D.  Tujuan Konseling Ego
Adapun tujuan konseling menurut Erikson adalah memfungsikan ego klien secara penuh. Tujuan lainnya adalah melakukan perubahan-perubahan pada diri klien sehingga terbentuk coping behavior yang dikehendaki dan dapat terbina agar ego klien itu menjadi lebih kuat. Ego yang baik adalah ego yang kuat, yaitu yang dapat menyesuaikan diri dengan lingkungan dengan dimana dia berada.
E.  Langkah-langkah Konseling Ego
Adapun langkah-langkah dalan penyelenggaraan konseling ego adalah:
1.    Membantu klien mengkaji perasaan-perasaannya berkenaan dengan kehidupan, feeling terhadap peranannya, penampilan dan hal lain yang terkait dengan tugas-tugas kehidupannya.
2.    Klien diproyeksikan dirinya terhadap masa depan. Dalam hal ini konselor mendiskusikan tujuan hidup masa depan klien, sekaligus potensi-potensi yang dimilikinya. Konselor membawa klien agar mampu melihat hubunagn yang signifikan antara masa depan dan tujuan hidup klien dengan kondisinya di masa sekarang.
3.    Konselor mendiskusikan bersama klien hambatan-hambatan yang ditemuinya untuk mencapai tujuan masa depan.
4.    Konselor melalui proses interpretasi dan refleksi, mengajak klien untuk mengkaji lagi diri sendiri dan lingkungannya. Selanjutnya konselor berusaha agar klien melihat hubungan antara perasaan perasaannya tadi dengan tingkah lakunya.
5.    Konselor membantu klien menemukan seperangkat hasrat, kemauan dan semangat yang lebih baik dan mantap dalam kaitannya dengan hubungan sosial. Kalau memungkinkan konselor melatihkan tingkah laku yang baru.

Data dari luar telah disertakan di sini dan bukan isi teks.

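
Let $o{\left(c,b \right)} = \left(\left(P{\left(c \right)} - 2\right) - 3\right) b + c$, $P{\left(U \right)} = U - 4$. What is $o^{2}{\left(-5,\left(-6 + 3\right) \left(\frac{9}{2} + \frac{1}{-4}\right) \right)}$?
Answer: $\frac{120409}{4} \approx 30102.0$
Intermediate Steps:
$P{\left(U \right)} = -4 + U$
$o{\left(c,b \right)} = c + b \left(-9 + c\right)$ ($o{\left(c,b \right)} = \left(\left(\left(-4 + c\right) - 2\right) - 3\right) b + c = \left(\left(-6 + c\right) - 3\right) b + c = \left(-9 + c\right) b + c = b \left(-9 + c\right) + c = c + b \left(-9 + c\right)$)
$o^{2}{\left(-5,\left(-6 + 3\right) \left(\frac{9}{2} + \frac{1}{-4}\right) \right)} = \left(-5 - 9 \left(-6 + 3\right) \left(\frac{9}{2} + \frac{1}{-4}\right) + \left(-6 + 3\right) \left(\frac{9}{2} + \frac{1}{-4}\right) \left(-5\right)\right)^{2} = \left(-5 - 9 \left(- 3 \left(9 \cdot \frac{1}{2} - \frac{1}{4}\right)\right) + - 3 \left(9 \cdot \frac{1}{2} - \frac{1}{4}\right) \left(-5\right)\right)^{2} = \left(-5 - 9 \left(- 3 \left(\frac{9}{2} - \frac{1}{4}\right)\right) + - 3 \left(\frac{9}{2} - \frac{1}{4}\right) \left(-5\right)\right)^{2} = \left(-5 - 9 \left(\left(-3\right) \frac{17}{4}\right) + \left(-3\right) \frac{17}{4} \left(-5\right)\right)^{2} = \left(-5 - - \frac{459}{4} - - \frac{255}{4}\right)^{2} = \left(-5 + \frac{459}{4} + \frac{255}{4}\right)^{2} = \left(\frac{347}{2}\right)^{2} = \frac{120409}{4}$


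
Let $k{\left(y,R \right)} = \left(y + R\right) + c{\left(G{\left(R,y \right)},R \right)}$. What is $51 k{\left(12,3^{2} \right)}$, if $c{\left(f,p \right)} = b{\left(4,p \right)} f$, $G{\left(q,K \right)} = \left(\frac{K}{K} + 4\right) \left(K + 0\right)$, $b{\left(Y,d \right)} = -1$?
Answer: $-1989$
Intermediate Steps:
$G{\left(q,K \right)} = 5 K$ ($G{\left(q,K \right)} = \left(1 + 4\right) K = 5 K$)
$c{\left(f,p \right)} = - f$
$k{\left(y,R \right)} = R - 4 y$ ($k{\left(y,R \right)} = \left(y + R\right) - 5 y = \left(R + y\right) - 5 y = R - 4 y$)
$51 k{\left(12,3^{2} \right)} = 51 \left(3^{2} - 48\right) = 51 \left(9 - 48\right) = 51 \left(-39\right) = -1989$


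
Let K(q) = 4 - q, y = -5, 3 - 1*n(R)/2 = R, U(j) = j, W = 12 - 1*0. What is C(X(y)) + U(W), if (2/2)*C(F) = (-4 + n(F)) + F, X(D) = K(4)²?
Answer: 14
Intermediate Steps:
W = 12 (W = 12 + 0 = 12)
n(R) = 6 - 2*R
X(D) = 0 (X(D) = (4 - 1*4)² = (4 - 4)² = 0² = 0)
C(F) = 2 - F (C(F) = (-4 + (6 - 2*F)) + F = (2 - 2*F) + F = 2 - F)
C(X(y)) + U(W) = (2 - 1*0) + 12 = (2 + 0) + 12 = 2 + 12 = 14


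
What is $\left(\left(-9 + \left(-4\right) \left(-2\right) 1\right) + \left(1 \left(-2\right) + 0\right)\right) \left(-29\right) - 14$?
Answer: $73$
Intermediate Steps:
$\left(\left(-9 + \left(-4\right) \left(-2\right) 1\right) + \left(1 \left(-2\right) + 0\right)\right) \left(-29\right) - 14 = \left(\left(-9 + 8 \cdot 1\right) + \left(-2 + 0\right)\right) \left(-29\right) - 14 = \left(\left(-9 + 8\right) - 2\right) \left(-29\right) - 14 = \left(-1 - 2\right) \left(-29\right) - 14 = \left(-3\right) \left(-29\right) - 14 = 87 - 14 = 73$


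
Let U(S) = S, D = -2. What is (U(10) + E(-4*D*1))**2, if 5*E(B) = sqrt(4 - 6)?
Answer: (50 + I*sqrt(2))**2/25 ≈ 99.92 + 5.6569*I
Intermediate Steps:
E(B) = I*sqrt(2)/5 (E(B) = sqrt(4 - 6)/5 = sqrt(-2)/5 = (I*sqrt(2))/5 = I*sqrt(2)/5)
(U(10) + E(-4*D*1))**2 = (10 + I*sqrt(2)/5)**2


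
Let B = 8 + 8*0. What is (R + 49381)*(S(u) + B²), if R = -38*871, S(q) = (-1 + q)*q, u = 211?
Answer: 722541842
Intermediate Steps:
B = 8 (B = 8 + 0 = 8)
S(q) = q*(-1 + q)
R = -33098
(R + 49381)*(S(u) + B²) = (-33098 + 49381)*(211*(-1 + 211) + 8²) = 16283*(211*210 + 64) = 16283*(44310 + 64) = 16283*44374 = 722541842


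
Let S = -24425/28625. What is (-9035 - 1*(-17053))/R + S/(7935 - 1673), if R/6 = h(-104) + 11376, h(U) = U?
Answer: 14355725839/121230190920 ≈ 0.11842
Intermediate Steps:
S = -977/1145 (S = -24425*1/28625 = -977/1145 ≈ -0.85328)
R = 67632 (R = 6*(-104 + 11376) = 6*11272 = 67632)
(-9035 - 1*(-17053))/R + S/(7935 - 1673) = (-9035 - 1*(-17053))/67632 - 977/(1145*(7935 - 1673)) = (-9035 + 17053)*(1/67632) - 977/1145/6262 = 8018*(1/67632) - 977/1145*1/6262 = 4009/33816 - 977/7169990 = 14355725839/121230190920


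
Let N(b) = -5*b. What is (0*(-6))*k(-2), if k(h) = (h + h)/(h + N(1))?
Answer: 0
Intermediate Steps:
k(h) = 2*h/(-5 + h) (k(h) = (h + h)/(h - 5*1) = (2*h)/(h - 5) = (2*h)/(-5 + h) = 2*h/(-5 + h))
(0*(-6))*k(-2) = (0*(-6))*(2*(-2)/(-5 - 2)) = 0*(2*(-2)/(-7)) = 0*(2*(-2)*(-⅐)) = 0*(4/7) = 0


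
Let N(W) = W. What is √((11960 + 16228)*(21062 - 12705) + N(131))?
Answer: √235567247 ≈ 15348.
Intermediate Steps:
√((11960 + 16228)*(21062 - 12705) + N(131)) = √((11960 + 16228)*(21062 - 12705) + 131) = √(28188*8357 + 131) = √(235567116 + 131) = √235567247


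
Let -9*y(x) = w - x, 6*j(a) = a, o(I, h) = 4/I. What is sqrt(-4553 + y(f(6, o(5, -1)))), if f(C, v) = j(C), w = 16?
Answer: 4*I*sqrt(2562)/3 ≈ 67.488*I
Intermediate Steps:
j(a) = a/6
f(C, v) = C/6
y(x) = -16/9 + x/9 (y(x) = -(16 - x)/9 = -16/9 + x/9)
sqrt(-4553 + y(f(6, o(5, -1)))) = sqrt(-4553 + (-16/9 + ((1/6)*6)/9)) = sqrt(-4553 + (-16/9 + (1/9)*1)) = sqrt(-4553 + (-16/9 + 1/9)) = sqrt(-4553 - 5/3) = sqrt(-13664/3) = 4*I*sqrt(2562)/3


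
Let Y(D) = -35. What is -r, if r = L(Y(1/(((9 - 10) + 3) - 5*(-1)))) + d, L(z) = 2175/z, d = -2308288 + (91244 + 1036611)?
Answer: 8263466/7 ≈ 1.1805e+6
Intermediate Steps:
d = -1180433 (d = -2308288 + 1127855 = -1180433)
r = -8263466/7 (r = 2175/(-35) - 1180433 = 2175*(-1/35) - 1180433 = -435/7 - 1180433 = -8263466/7 ≈ -1.1805e+6)
-r = -1*(-8263466/7) = 8263466/7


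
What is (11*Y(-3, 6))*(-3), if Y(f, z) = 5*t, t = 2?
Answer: -330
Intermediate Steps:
Y(f, z) = 10 (Y(f, z) = 5*2 = 10)
(11*Y(-3, 6))*(-3) = (11*10)*(-3) = 110*(-3) = -330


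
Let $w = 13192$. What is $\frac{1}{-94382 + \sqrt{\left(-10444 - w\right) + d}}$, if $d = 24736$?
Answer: $- \frac{47191}{4453980412} - \frac{5 \sqrt{11}}{4453980412} \approx -1.0599 \cdot 10^{-5}$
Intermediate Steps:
$\frac{1}{-94382 + \sqrt{\left(-10444 - w\right) + d}} = \frac{1}{-94382 + \sqrt{\left(-10444 - 13192\right) + 24736}} = \frac{1}{-94382 + \sqrt{-23636 + 24736}} = \frac{1}{-94382 + \sqrt{1100}} = \frac{1}{-94382 + 10 \sqrt{11}}$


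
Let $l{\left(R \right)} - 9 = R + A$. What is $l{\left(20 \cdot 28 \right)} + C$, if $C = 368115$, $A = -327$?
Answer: $368357$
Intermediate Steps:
$l{\left(R \right)} = -318 + R$ ($l{\left(R \right)} = 9 + \left(R - 327\right) = 9 + \left(-327 + R\right) = -318 + R$)
$l{\left(20 \cdot 28 \right)} + C = \left(-318 + 20 \cdot 28\right) + 368115 = \left(-318 + 560\right) + 368115 = 242 + 368115 = 368357$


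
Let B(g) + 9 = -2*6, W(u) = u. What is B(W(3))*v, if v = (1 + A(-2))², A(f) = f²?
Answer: -525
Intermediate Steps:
B(g) = -21 (B(g) = -9 - 2*6 = -9 - 12 = -21)
v = 25 (v = (1 + (-2)²)² = (1 + 4)² = 5² = 25)
B(W(3))*v = -21*25 = -525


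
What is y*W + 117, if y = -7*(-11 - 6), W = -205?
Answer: -24278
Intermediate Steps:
y = 119 (y = -7*(-17) = 119)
y*W + 117 = 119*(-205) + 117 = -24395 + 117 = -24278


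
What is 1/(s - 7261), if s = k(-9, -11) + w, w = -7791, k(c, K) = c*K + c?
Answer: -1/14962 ≈ -6.6836e-5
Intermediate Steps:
k(c, K) = c + K*c (k(c, K) = K*c + c = c + K*c)
s = -7701 (s = -9*(1 - 11) - 7791 = -9*(-10) - 7791 = 90 - 7791 = -7701)
1/(s - 7261) = 1/(-7701 - 7261) = 1/(-14962) = -1/14962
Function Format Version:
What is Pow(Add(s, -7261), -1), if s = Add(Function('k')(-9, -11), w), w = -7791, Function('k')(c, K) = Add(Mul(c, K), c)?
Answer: Rational(-1, 14962) ≈ -6.6836e-5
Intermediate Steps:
Function('k')(c, K) = Add(c, Mul(K, c)) (Function('k')(c, K) = Add(Mul(K, c), c) = Add(c, Mul(K, c)))
s = -7701 (s = Add(Mul(-9, Add(1, -11)), -7791) = Add(Mul(-9, -10), -7791) = Add(90, -7791) = -7701)
Pow(Add(s, -7261), -1) = Pow(Add(-7701, -7261), -1) = Pow(-14962, -1) = Rational(-1, 14962)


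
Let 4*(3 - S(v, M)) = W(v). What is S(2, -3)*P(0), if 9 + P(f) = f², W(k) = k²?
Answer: -18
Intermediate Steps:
S(v, M) = 3 - v²/4
P(f) = -9 + f²
S(2, -3)*P(0) = (3 - ¼*2²)*(-9 + 0²) = (3 - ¼*4)*(-9 + 0) = (3 - 1)*(-9) = 2*(-9) = -18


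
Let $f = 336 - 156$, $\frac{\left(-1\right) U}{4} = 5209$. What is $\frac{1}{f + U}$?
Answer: $- \frac{1}{20656} \approx -4.8412 \cdot 10^{-5}$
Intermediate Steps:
$U = -20836$ ($U = \left(-4\right) 5209 = -20836$)
$f = 180$
$\frac{1}{f + U} = \frac{1}{180 - 20836} = \frac{1}{-20656} = - \frac{1}{20656}$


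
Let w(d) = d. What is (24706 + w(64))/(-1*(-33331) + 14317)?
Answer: 12385/23824 ≈ 0.51985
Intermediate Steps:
(24706 + w(64))/(-1*(-33331) + 14317) = (24706 + 64)/(-1*(-33331) + 14317) = 24770/(33331 + 14317) = 24770/47648 = 24770*(1/47648) = 12385/23824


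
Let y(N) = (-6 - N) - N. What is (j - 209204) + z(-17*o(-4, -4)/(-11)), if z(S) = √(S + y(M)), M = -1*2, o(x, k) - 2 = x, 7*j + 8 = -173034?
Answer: -1637470/7 + 2*I*√154/11 ≈ -2.3392e+5 + 2.2563*I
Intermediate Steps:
j = -173042/7 (j = -8/7 + (⅐)*(-173034) = -8/7 - 173034/7 = -173042/7 ≈ -24720.)
o(x, k) = 2 + x
M = -2
y(N) = -6 - 2*N
z(S) = √(-2 + S) (z(S) = √(S + (-6 - 2*(-2))) = √(S + (-6 + 4)) = √(S - 2) = √(-2 + S))
(j - 209204) + z(-17*o(-4, -4)/(-11)) = (-173042/7 - 209204) + √(-2 - 17*(2 - 4)/(-11)) = -1637470/7 + √(-2 - (-34)*(-1)/11) = -1637470/7 + √(-2 - 17*2/11) = -1637470/7 + √(-2 - 34/11) = -1637470/7 + √(-56/11) = -1637470/7 + 2*I*√154/11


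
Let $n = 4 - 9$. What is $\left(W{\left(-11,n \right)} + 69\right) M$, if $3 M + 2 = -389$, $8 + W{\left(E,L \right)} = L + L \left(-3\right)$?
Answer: $- \frac{27761}{3} \approx -9253.7$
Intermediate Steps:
$n = -5$ ($n = 4 - 9 = -5$)
$W{\left(E,L \right)} = -8 - 2 L$ ($W{\left(E,L \right)} = -8 + \left(L + L \left(-3\right)\right) = -8 + \left(L - 3 L\right) = -8 - 2 L$)
$M = - \frac{391}{3}$ ($M = - \frac{2}{3} + \frac{1}{3} \left(-389\right) = - \frac{2}{3} - \frac{389}{3} = - \frac{391}{3} \approx -130.33$)
$\left(W{\left(-11,n \right)} + 69\right) M = \left(\left(-8 - -10\right) + 69\right) \left(- \frac{391}{3}\right) = \left(\left(-8 + 10\right) + 69\right) \left(- \frac{391}{3}\right) = \left(2 + 69\right) \left(- \frac{391}{3}\right) = 71 \left(- \frac{391}{3}\right) = - \frac{27761}{3}$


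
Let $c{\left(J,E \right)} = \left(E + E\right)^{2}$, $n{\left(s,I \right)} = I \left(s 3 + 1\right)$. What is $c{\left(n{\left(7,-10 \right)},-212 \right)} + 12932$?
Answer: $192708$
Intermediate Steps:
$n{\left(s,I \right)} = I \left(1 + 3 s\right)$ ($n{\left(s,I \right)} = I \left(3 s + 1\right) = I \left(1 + 3 s\right)$)
$c{\left(J,E \right)} = 4 E^{2}$ ($c{\left(J,E \right)} = \left(2 E\right)^{2} = 4 E^{2}$)
$c{\left(n{\left(7,-10 \right)},-212 \right)} + 12932 = 4 \left(-212\right)^{2} + 12932 = 4 \cdot 44944 + 12932 = 179776 + 12932 = 192708$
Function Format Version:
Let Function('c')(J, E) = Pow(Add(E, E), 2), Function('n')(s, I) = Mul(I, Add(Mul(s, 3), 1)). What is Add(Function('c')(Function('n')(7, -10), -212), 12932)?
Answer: 192708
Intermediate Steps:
Function('n')(s, I) = Mul(I, Add(1, Mul(3, s))) (Function('n')(s, I) = Mul(I, Add(Mul(3, s), 1)) = Mul(I, Add(1, Mul(3, s))))
Function('c')(J, E) = Mul(4, Pow(E, 2)) (Function('c')(J, E) = Pow(Mul(2, E), 2) = Mul(4, Pow(E, 2)))
Add(Function('c')(Function('n')(7, -10), -212), 12932) = Add(Mul(4, Pow(-212, 2)), 12932) = Add(Mul(4, 44944), 12932) = Add(179776, 12932) = 192708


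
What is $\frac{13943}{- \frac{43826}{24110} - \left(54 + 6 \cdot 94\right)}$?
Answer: $- \frac{168082865}{7471903} \approx -22.495$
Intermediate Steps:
$\frac{13943}{- \frac{43826}{24110} - \left(54 + 6 \cdot 94\right)} = \frac{13943}{\left(-43826\right) \frac{1}{24110} - \left(54 + 564\right)} = \frac{13943}{- \frac{21913}{12055} - 618} = \frac{13943}{- \frac{7471903}{12055}} = 13943 \left(- \frac{12055}{7471903}\right) = - \frac{168082865}{7471903}$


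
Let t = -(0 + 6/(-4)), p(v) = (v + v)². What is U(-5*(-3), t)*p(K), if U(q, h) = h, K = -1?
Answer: 6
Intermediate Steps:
p(v) = 4*v² (p(v) = (2*v)² = 4*v²)
t = 3/2 (t = -(0 + 6*(-¼)) = -(0 - 3/2) = -1*(-3/2) = 3/2 ≈ 1.5000)
U(-5*(-3), t)*p(K) = 3*(4*(-1)²)/2 = 3*(4*1)/2 = (3/2)*4 = 6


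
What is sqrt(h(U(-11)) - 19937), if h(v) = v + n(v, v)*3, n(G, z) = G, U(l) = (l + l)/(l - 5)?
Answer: I*sqrt(79726)/2 ≈ 141.18*I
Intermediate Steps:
U(l) = 2*l/(-5 + l) (U(l) = (2*l)/(-5 + l) = 2*l/(-5 + l))
h(v) = 4*v (h(v) = v + v*3 = v + 3*v = 4*v)
sqrt(h(U(-11)) - 19937) = sqrt(4*(2*(-11)/(-5 - 11)) - 19937) = sqrt(4*(2*(-11)/(-16)) - 19937) = sqrt(4*(2*(-11)*(-1/16)) - 19937) = sqrt(4*(11/8) - 19937) = sqrt(11/2 - 19937) = sqrt(-39863/2) = I*sqrt(79726)/2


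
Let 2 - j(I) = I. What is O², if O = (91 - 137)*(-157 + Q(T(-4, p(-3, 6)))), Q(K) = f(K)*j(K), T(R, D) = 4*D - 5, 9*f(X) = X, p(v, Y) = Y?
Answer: 6376980736/81 ≈ 7.8728e+7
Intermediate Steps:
j(I) = 2 - I
f(X) = X/9
T(R, D) = -5 + 4*D
Q(K) = K*(2 - K)/9 (Q(K) = (K/9)*(2 - K) = K*(2 - K)/9)
O = 79856/9 (O = (91 - 137)*(-157 + (-5 + 4*6)*(2 - (-5 + 4*6))/9) = -46*(-157 + (-5 + 24)*(2 - (-5 + 24))/9) = -46*(-157 + (⅑)*19*(2 - 1*19)) = -46*(-157 + (⅑)*19*(2 - 19)) = -46*(-157 + (⅑)*19*(-17)) = -46*(-157 - 323/9) = -46*(-1736/9) = 79856/9 ≈ 8872.9)
O² = (79856/9)² = 6376980736/81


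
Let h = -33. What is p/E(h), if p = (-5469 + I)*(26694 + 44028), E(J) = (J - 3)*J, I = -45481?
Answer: -100091275/33 ≈ -3.0331e+6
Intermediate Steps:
E(J) = J*(-3 + J) (E(J) = (-3 + J)*J = J*(-3 + J))
p = -3603285900 (p = (-5469 - 45481)*(26694 + 44028) = -50950*70722 = -3603285900)
p/E(h) = -3603285900*(-1/(33*(-3 - 33))) = -3603285900/((-33*(-36))) = -3603285900/1188 = -3603285900*1/1188 = -100091275/33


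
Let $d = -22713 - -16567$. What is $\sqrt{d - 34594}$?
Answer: $2 i \sqrt{10185} \approx 201.84 i$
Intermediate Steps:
$d = -6146$ ($d = -22713 + 16567 = -6146$)
$\sqrt{d - 34594} = \sqrt{-6146 - 34594} = \sqrt{-40740} = 2 i \sqrt{10185}$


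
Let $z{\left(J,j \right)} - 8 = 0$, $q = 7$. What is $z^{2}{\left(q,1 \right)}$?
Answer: $64$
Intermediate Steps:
$z{\left(J,j \right)} = 8$ ($z{\left(J,j \right)} = 8 + 0 = 8$)
$z^{2}{\left(q,1 \right)} = 8^{2} = 64$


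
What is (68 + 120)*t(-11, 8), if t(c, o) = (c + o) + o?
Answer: 940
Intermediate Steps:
t(c, o) = c + 2*o
(68 + 120)*t(-11, 8) = (68 + 120)*(-11 + 2*8) = 188*(-11 + 16) = 188*5 = 940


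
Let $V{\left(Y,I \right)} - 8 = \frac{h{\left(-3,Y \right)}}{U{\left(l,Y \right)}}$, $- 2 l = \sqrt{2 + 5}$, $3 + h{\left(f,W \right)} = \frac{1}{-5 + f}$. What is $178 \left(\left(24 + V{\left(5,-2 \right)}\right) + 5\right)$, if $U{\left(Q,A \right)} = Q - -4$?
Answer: $\frac{366502}{57} - \frac{2225 \sqrt{7}}{114} \approx 6378.2$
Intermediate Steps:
$h{\left(f,W \right)} = -3 + \frac{1}{-5 + f}$
$l = - \frac{\sqrt{7}}{2}$ ($l = - \frac{\sqrt{2 + 5}}{2} = - \frac{\sqrt{7}}{2} \approx -1.3229$)
$U{\left(Q,A \right)} = 4 + Q$ ($U{\left(Q,A \right)} = Q + 4 = 4 + Q$)
$V{\left(Y,I \right)} = 8 - \frac{25}{8 \left(4 - \frac{\sqrt{7}}{2}\right)}$ ($V{\left(Y,I \right)} = 8 + \frac{\frac{1}{-5 - 3} \left(16 - -9\right)}{4 - \frac{\sqrt{7}}{2}} = 8 + \frac{\frac{1}{-8} \left(16 + 9\right)}{4 - \frac{\sqrt{7}}{2}} = 8 + \frac{\left(- \frac{1}{8}\right) 25}{4 - \frac{\sqrt{7}}{2}} = 8 - \frac{25}{8 \left(4 - \frac{\sqrt{7}}{2}\right)}$)
$178 \left(\left(24 + V{\left(5,-2 \right)}\right) + 5\right) = 178 \left(\left(24 + \left(\frac{406}{57} - \frac{25 \sqrt{7}}{228}\right)\right) + 5\right) = 178 \left(\left(\frac{1774}{57} - \frac{25 \sqrt{7}}{228}\right) + 5\right) = 178 \left(\frac{2059}{57} - \frac{25 \sqrt{7}}{228}\right) = \frac{366502}{57} - \frac{2225 \sqrt{7}}{114}$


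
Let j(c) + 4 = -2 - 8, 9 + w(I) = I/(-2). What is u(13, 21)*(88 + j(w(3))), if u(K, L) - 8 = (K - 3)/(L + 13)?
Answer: 10434/17 ≈ 613.76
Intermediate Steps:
w(I) = -9 - I/2 (w(I) = -9 + I/(-2) = -9 + I*(-1/2) = -9 - I/2)
j(c) = -14 (j(c) = -4 + (-2 - 8) = -4 - 10 = -14)
u(K, L) = 8 + (-3 + K)/(13 + L) (u(K, L) = 8 + (K - 3)/(L + 13) = 8 + (-3 + K)/(13 + L))
u(13, 21)*(88 + j(w(3))) = ((101 + 13 + 8*21)/(13 + 21))*(88 - 14) = ((101 + 13 + 168)/34)*74 = ((1/34)*282)*74 = (141/17)*74 = 10434/17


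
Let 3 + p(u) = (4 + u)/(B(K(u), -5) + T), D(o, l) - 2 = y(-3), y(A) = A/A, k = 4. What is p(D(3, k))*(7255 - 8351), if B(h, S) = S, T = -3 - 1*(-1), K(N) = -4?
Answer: 4384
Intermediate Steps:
T = -2 (T = -3 + 1 = -2)
y(A) = 1
D(o, l) = 3 (D(o, l) = 2 + 1 = 3)
p(u) = -25/7 - u/7 (p(u) = -3 + (4 + u)/(-5 - 2) = -3 + (4 + u)/(-7) = -3 + (4 + u)*(-⅐) = -3 + (-4/7 - u/7) = -25/7 - u/7)
p(D(3, k))*(7255 - 8351) = (-25/7 - ⅐*3)*(7255 - 8351) = (-25/7 - 3/7)*(-1096) = -4*(-1096) = 4384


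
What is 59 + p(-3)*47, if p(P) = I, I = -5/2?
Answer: -117/2 ≈ -58.500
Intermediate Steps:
I = -5/2 (I = -5*½ = -5/2 ≈ -2.5000)
p(P) = -5/2
59 + p(-3)*47 = 59 - 5/2*47 = 59 - 235/2 = -117/2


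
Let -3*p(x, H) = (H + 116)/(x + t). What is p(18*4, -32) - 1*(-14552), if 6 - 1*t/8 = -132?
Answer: 611183/42 ≈ 14552.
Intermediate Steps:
t = 1104 (t = 48 - 8*(-132) = 48 + 1056 = 1104)
p(x, H) = -(116 + H)/(3*(1104 + x)) (p(x, H) = -(H + 116)/(3*(x + 1104)) = -(116 + H)/(3*(1104 + x)))
p(18*4, -32) - 1*(-14552) = (-116 - 1*(-32))/(3*(1104 + 18*4)) - 1*(-14552) = (-116 + 32)/(3*(1104 + 72)) + 14552 = (1/3)*(-84)/1176 + 14552 = (1/3)*(1/1176)*(-84) + 14552 = -1/42 + 14552 = 611183/42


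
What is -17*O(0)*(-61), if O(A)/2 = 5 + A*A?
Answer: 10370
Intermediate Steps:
O(A) = 10 + 2*A² (O(A) = 2*(5 + A*A) = 2*(5 + A²) = 10 + 2*A²)
-17*O(0)*(-61) = -17*(10 + 2*0²)*(-61) = -17*(10 + 2*0)*(-61) = -17*(10 + 0)*(-61) = -17*10*(-61) = -170*(-61) = 10370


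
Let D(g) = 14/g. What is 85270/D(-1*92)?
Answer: -3922420/7 ≈ -5.6035e+5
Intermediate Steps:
85270/D(-1*92) = 85270/((14/((-1*92)))) = 85270/((14/(-92))) = 85270/((14*(-1/92))) = 85270/(-7/46) = 85270*(-46/7) = -3922420/7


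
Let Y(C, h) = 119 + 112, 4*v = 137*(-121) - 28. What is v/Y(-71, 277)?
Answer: -5535/308 ≈ -17.971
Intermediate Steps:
v = -16605/4 (v = (137*(-121) - 28)/4 = (-16577 - 28)/4 = (¼)*(-16605) = -16605/4 ≈ -4151.3)
Y(C, h) = 231
v/Y(-71, 277) = -16605/4/231 = -16605/4*1/231 = -5535/308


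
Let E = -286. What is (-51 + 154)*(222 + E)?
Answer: -6592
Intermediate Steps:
(-51 + 154)*(222 + E) = (-51 + 154)*(222 - 286) = 103*(-64) = -6592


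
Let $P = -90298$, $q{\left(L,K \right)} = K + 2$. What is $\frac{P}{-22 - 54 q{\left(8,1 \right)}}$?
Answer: $\frac{1963}{4} \approx 490.75$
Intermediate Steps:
$q{\left(L,K \right)} = 2 + K$
$\frac{P}{-22 - 54 q{\left(8,1 \right)}} = - \frac{90298}{-22 - 54 \left(2 + 1\right)} = - \frac{90298}{-22 - 162} = - \frac{90298}{-184} = \left(-90298\right) \left(- \frac{1}{184}\right) = \frac{1963}{4}$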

F.   Aturan  dalam Proses Konseling Ego
Ada  Beberapa aturan dalam konseling ego yaitu: 
1.    Proses konseling harus bertitik tolak dari proses kesadaran. 
2.    Proses konseling bertitik tolak dari asas kekinian. 
3.    Proses konseling lebih ditekankan pada pembahasan secara rasional. 
4.    Konselor hendaknya menciptakan suasana hangat dan spontan, baik dalam penerimaan klien maupun dalam proses konseling. 
5.    Konseling harus dilakukan secara profesional. 
6.    Proses konseling hendaklah tidak berusaha mengorganisir keseluruhan kepribadian individu, melainkan hanya pada pola-pola tingkah laku salah suai saja. 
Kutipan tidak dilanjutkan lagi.